The andon is a light (and the button or cord that activates it) in a production area. An employee activates the light, switching from green to yellow or red, when there is a problem. The word is Japanese and is most famously associated with the Toyota Production System and Taiichi Ohno.
The andon may also be one of the most important metaphors in management.
Many leaders fall into the trap of treating Lean and Agile as toolkits, recipes or methodologies. This mechanistic, techno-centric approach is the root cause of the failure of most Lean and Agile implementations. Lean and Agile are value systems – ways of thinking about organizing humans. They come with toolkits, but they are not those toolkits.
A COO recently shared with me that their inventory management was slipping. She was struggling to get the managers responsible to stay on top of the kanban process they had committed to.
As well as the deteriorating inventory management, the other thing that bothered the COO was that most of what she discovered, she had to discover on her own. If she hadn’t asked, the variances would have gone on uncorrected much longer. When she did ask, the managers claimed they were using the system, but couldn’t explain the variances.
Then she said the thing that changed our conversation.
“I feel like our culture of quality is slipping.”
Many other leaders would have either blamed their managers or focused hard on the technical execution of their kanban system, doubling down on the technicalities of the methodology. Instead, she put her finger where it belongs for Lean and Agile practitioners: on the culture.

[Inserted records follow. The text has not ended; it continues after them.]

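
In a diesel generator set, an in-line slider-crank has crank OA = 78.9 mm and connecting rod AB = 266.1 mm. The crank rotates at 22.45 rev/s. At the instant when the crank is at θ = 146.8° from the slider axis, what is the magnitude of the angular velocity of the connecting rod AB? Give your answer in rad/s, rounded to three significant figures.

35.5

ω = 141.1 rad/s (converted from 22.45 rev/s).
The rod makes angle φ with the slider axis where L sinφ = r sinθ; differentiating, L cosφ·φ̇ = r ω cosθ.
L cosφ = √(L² − r² sin²θ) = 0.26257 m.
|ω_rod| = r ω |cosθ| / √(L² − r² sin²θ) = 0.0789·141.1·0.83676/0.26257 = 35.468 rad/s.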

We agreed this was an ‘andon failure’. Because the andon is an organizational metaphor, not just a tool.
Andon Culture
It is what the andon requires from a culture, that makes it such a powerful metaphor.
A democracy of experts
One of the most challenging features of implementing the effective use of the andon, is the requirement that front line employees be empowered to stop the show. No escalation policies; no chain-of-command requirements; just a simple directive: See a problem? Push the button. Stop the line.
The degree of change to management thinking this requires in most organizations, to say nothing of the trust and training, is radical and transformative. It is a reversal of the very concept of ‘manager as expert‘ as understood by every MBA since the days of Alfred Sloan. The front line employee is the expert. In Lean and Agile organizations, the manager is a facilitator and a coach in problem-solving.
Psychological safety
On the employee side, the confidence to call out mistakes and failures with complete candor and confidence, requires a level of psychological safety that does not yet exist in most organizations.

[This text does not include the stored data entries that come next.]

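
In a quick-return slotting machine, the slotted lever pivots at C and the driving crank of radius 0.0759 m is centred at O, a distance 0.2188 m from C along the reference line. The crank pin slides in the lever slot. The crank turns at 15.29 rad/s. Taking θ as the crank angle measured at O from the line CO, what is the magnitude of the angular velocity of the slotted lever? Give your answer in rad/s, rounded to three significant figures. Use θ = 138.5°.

3.55

ω = 15.29 rad/s
Crank pin A relative to C: A = (d + r cosθ, r sinθ); lever angle φ = atan2(r sinθ, d + r cosθ).
Differentiating tanφ: φ̇ = rω(d cosθ + r)/(d² + r² + 2dr cosθ).
d² + r² + 2dr cosθ = |CA|² = 0.0287586 m²;  d cosθ + r = -0.087972 m.
|ω_lever| = |0.0759·15.29·-0.087972| / 0.0287586 = 3.55 rad/s.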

The situation becomes even more challenging if the employee believes they are personally responsible for error or failure. The only way to support ‘self-reporting’ is if the the organization’s ‘failure management’ responses are scrubbed clean of any hit of blame. All failures must be treated as opportunities for improvement of a process, not primarily for the correction of the employee.
We all make mistakes. But treating a mistake as the failure of the individual should always be the last resort. In most organizations it continues to be the first stop; the automatic assumption.
Something went wrong? Someone screwed up.
This is one area W. E. Deming was so adamant about and underscored the reciprocal thought relationship he had with the Japanese as the Toyota Production System, and subsequently Lean, evolved. Deming was insistent that nearly all failures in quality could be traced back to failures in process and were not ultimately the ‘fault’ of a person.
Operational transparency
Operational transparency refers to two things: practices like ‘open book management’ and ‘functional’ transparency. Functional transparency is complete clarity around roles, responsibilities, and accountability. That second dimension is well-captured using a tool called a RACI table (describing who is Responsible, Accountable, Consulted, Informed).
Organizational transparency is critical for an andon culture because it illuminates the why and the how of decisions. Knowing where to put our focus, why a particular standard matters, and the organizational impact of our choices to hide or reveal failures, are all required to pull the andon cord with confidence.
A lot of management writing focuses on what to do at the moment a mistake or failure occurs: the mechanisms for deploying problem-solving counter-measures. Our real focus should be the context (from cultural and systems perspectives) in which the failure occurred. If we don’t have a culture of psychological safety, and a system with robust feedback mechanisms, continuous improvement is fatally impaired.